Employee pay criticized
Community business leaders have jumped into the budget debate, some questioning city spending on what they see as “Ferrari”-level benefits for employees and high salaries in middle management. Broadmoor luxury resort chief executive Steve Bartolin wrote an open letter asking why the city spends $89,000 per employee, when his enterprise has a similar number of workers and spends only $24,000 on each.
Businessman Fowler, saying he is now speaking for the task force Bartolin supports, said the city should study the Broadmoor’s use of seasonal employees and realistic manager pay.

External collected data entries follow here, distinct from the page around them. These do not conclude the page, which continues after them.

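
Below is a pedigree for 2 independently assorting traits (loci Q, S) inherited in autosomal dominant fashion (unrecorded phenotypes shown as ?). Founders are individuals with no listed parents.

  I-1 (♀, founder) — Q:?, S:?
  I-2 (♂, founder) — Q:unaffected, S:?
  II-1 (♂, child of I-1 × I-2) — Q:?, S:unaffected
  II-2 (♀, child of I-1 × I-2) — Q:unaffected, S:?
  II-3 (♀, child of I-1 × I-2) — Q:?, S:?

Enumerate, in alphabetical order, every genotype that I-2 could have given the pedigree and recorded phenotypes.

I-2 ∈ {qq Ss, qq ss}

Q/I-1 ? ·: qq|Qq
Q/I-2 un ·: qq
Q/II-1 ? I-1×I-2: qq|Qq
Q/II-2 un I-1×I-2: qq
Q/II-3 ? I-1×I-2: qq|Qq
⇒ Q over [I-1,I-2,II-1,II-2,II-3]: 5 consistent
S/I-1 ? ·: ss|Ss
S/I-2 ? ·: ss|Ss
S/II-1 un I-1×I-2: ss
S/II-2 ? I-1×I-2: ss|Ss|SS
S/II-3 ? I-1×I-2: ss|Ss|SS
⇒ S over [I-1,I-2,II-1,II-2,II-3]: 18 consistent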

“I don’t know if people are convinced that the water needed to be turned off in the parks, or the trash cans need to come out, or the lights need to go off,” Fowler said. “I think we’ll have a big turnover in City Council a year from April. Until we get a new group in there, people aren’t really going to believe much of anything.”
Mayor and council are part-time jobs in Colorado Springs, points out Mayor Rivera, that pay $6,250 a year ($250 extra for the mayor). “We have jobs, we pay taxes, we use services, just like they do,” Rivera said, acknowledging there is a “level of distrust” of public officials at many levels.
Rivera said he welcomes help from Bartolin, the private task force and any other source volunteering to rethink government. He is slightly encouraged, for now, that his monthly sales-tax reports are just ahead of budget predictions.
Officials across the city know their phone lines will light up as parks go brown, trash gathers in the weeds, and streets and alleys go dark.
“There’s a lot of anger, a lot of frustration about how governments spend their money,” Rivera said. “It’s not unique to Colorado Springs.”